My BIOS is not EFI type.
Not that it particularly matters but a partition dedicated to /boot
contains a Linux filesystem and, thus, 83 is appropriate.
My current configuration:
fdisk -l /dev/sda
Disk /dev/sda: 447.1 GiB, 480103981056 bytes, 937703088 sectors
Units: sectors of 1 * 512 = 512 bytes
Sector size (logical/physical): 512 bytes / 512 bytes
I/O size (minimum/optimal): 512 bytes / 512 bytes
Disklabel type: dos
Disk identifier: 0x021589e5
Device Boot Start End Blocks Id System
/dev/sda1 * 2048 155647 76800 83 Linux
/dev/sda2 155648 4349951 2097152 82 Linux swap / Solaris
/dev/sda3 4349952 937703087 466676568 83 Linux
Does the sda1 has to start with "1" or 2048?

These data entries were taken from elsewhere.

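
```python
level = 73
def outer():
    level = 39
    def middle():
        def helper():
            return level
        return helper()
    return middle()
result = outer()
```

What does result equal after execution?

Step 1: outer() defines level = 39. middle() and helper() have no local level.
Step 2: helper() checks local (none), enclosing middle() (none), enclosing outer() and finds level = 39.
Step 3: result = 39

The answer is 39.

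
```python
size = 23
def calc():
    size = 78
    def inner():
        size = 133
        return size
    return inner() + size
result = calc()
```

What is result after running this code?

Step 1: calc() has local size = 78. inner() has local size = 133.
Step 2: inner() returns its local size = 133.
Step 3: calc() returns 133 + its own size (78) = 211

The answer is 211.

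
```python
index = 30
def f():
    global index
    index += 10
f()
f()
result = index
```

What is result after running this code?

Step 1: index = 30.
Step 2: First f(): index = 30 + 10 = 40.
Step 3: Second f(): index = 40 + 10 = 50. result = 50

The answer is 50.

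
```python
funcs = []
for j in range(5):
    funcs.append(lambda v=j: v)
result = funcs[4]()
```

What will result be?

Step 1: Default argument v=j captures j's value at each iteration.
Step 2: funcs[4] captured v = 4 when j was 4.
Step 3: result = 4

The answer is 4.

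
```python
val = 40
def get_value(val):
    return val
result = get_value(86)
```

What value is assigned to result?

Step 1: Global val = 40.
Step 2: get_value(86) takes parameter val = 86, which shadows the global.
Step 3: result = 86

The answer is 86.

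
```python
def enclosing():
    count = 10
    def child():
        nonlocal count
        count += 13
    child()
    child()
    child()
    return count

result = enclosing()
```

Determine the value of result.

Step 1: count starts at 10.
Step 2: child() is called 3 times, each adding 13.
Step 3: count = 10 + 13 * 3 = 49

The answer is 49.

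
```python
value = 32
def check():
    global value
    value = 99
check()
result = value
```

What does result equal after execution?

Step 1: value = 32 globally.
Step 2: check() declares global value and sets it to 99.
Step 3: After check(), global value = 99. result = 99

The answer is 99.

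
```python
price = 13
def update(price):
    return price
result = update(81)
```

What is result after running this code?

Step 1: Global price = 13.
Step 2: update(81) takes parameter price = 81, which shadows the global.
Step 3: result = 81

The answer is 81.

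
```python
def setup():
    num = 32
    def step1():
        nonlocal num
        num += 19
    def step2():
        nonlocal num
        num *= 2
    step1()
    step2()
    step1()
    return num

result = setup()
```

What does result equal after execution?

Step 1: num = 32.
Step 2: step1(): num = 32 + 19 = 51.
Step 3: step2(): num = 51 * 2 = 102.
Step 4: step1(): num = 102 + 19 = 121. result = 121

The answer is 121.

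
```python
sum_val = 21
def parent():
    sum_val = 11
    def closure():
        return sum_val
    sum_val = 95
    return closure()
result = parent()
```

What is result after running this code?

Step 1: parent() sets sum_val = 11, then later sum_val = 95.
Step 2: closure() is called after sum_val is reassigned to 95. Closures capture variables by reference, not by value.
Step 3: result = 95

The answer is 95.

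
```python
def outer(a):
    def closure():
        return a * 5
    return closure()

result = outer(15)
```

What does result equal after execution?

Step 1: outer(15) binds parameter a = 15.
Step 2: closure() accesses a = 15 from enclosing scope.
Step 3: result = 15 * 5 = 75

The answer is 75.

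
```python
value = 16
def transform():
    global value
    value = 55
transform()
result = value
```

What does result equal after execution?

Step 1: value = 16 globally.
Step 2: transform() declares global value and sets it to 55.
Step 3: After transform(), global value = 55. result = 55

The answer is 55.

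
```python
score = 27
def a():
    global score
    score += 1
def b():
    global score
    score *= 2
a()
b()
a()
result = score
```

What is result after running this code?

Step 1: score = 27.
Step 2: a(): score = 27 + 1 = 28.
Step 3: b(): score = 28 * 2 = 56.
Step 4: a(): score = 56 + 1 = 57

The answer is 57.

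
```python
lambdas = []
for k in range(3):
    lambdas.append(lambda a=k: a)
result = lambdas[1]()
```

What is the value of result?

Step 1: Default argument a=k captures k's value at each iteration.
Step 2: lambdas[1] captured a = 1 when k was 1.
Step 3: result = 1

The answer is 1.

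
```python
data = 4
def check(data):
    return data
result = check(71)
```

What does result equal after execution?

Step 1: Global data = 4.
Step 2: check(71) takes parameter data = 71, which shadows the global.
Step 3: result = 71

The answer is 71.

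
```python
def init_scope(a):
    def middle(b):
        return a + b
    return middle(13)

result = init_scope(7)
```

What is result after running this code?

Step 1: init_scope(7) passes a = 7.
Step 2: middle(13) has b = 13, reads a = 7 from enclosing.
Step 3: result = 7 + 13 = 20

The answer is 20.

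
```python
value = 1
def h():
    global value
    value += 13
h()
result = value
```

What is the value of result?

Step 1: value = 1 globally.
Step 2: h() modifies global value: value += 13 = 14.
Step 3: result = 14

The answer is 14.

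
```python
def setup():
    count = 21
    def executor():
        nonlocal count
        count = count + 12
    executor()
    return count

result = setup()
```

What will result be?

Step 1: setup() sets count = 21.
Step 2: executor() uses nonlocal to modify count in setup's scope: count = 21 + 12 = 33.
Step 3: setup() returns the modified count = 33

The answer is 33.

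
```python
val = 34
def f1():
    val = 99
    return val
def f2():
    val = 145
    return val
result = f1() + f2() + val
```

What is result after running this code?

Step 1: Each function shadows global val with its own local.
Step 2: f1() returns 99, f2() returns 145.
Step 3: Global val = 34 is unchanged. result = 99 + 145 + 34 = 278

The answer is 278.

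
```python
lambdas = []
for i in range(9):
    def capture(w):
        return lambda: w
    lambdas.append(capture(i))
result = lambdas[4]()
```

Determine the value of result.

Step 1: capture(i) creates a new scope capturing w = i at call time.
Step 2: lambdas[4] = capture(4), so its lambda captures w = 4.
Step 3: result = 4 (closure factory fixes late binding)

The answer is 4.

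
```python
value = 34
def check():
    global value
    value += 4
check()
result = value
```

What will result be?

Step 1: value = 34 globally.
Step 2: check() modifies global value: value += 4 = 38.
Step 3: result = 38

The answer is 38.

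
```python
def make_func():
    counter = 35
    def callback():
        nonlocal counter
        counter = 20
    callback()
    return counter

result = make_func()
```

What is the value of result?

Step 1: make_func() sets counter = 35.
Step 2: callback() uses nonlocal to reassign counter = 20.
Step 3: result = 20

The answer is 20.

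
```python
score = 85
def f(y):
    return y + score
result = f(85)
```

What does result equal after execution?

Step 1: score = 85 is defined globally.
Step 2: f(85) uses parameter y = 85 and looks up score from global scope = 85.
Step 3: result = 85 + 85 = 170

The answer is 170.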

As of util-linux-2.18, partitions are aligned to 1 MiB boundaries by
default, so as to avoid performance degradation on SSDs and advanced
format drives [1].
Further, beginning at 2048 as opposed to 63 (in the manner of MS-DOS)
provides more room for boot loaders such as grub to embed themselves.
To have the first sector be a partition boundary is impossible because
that is the location of the MBR and the partition table.
In summary, let it be.
--Kerin
Thank you for the information.
I'll continue on Monday and let you know. If it will not boot with sector
starting at 2048, I will re-partition /boot sda1 to start at 63.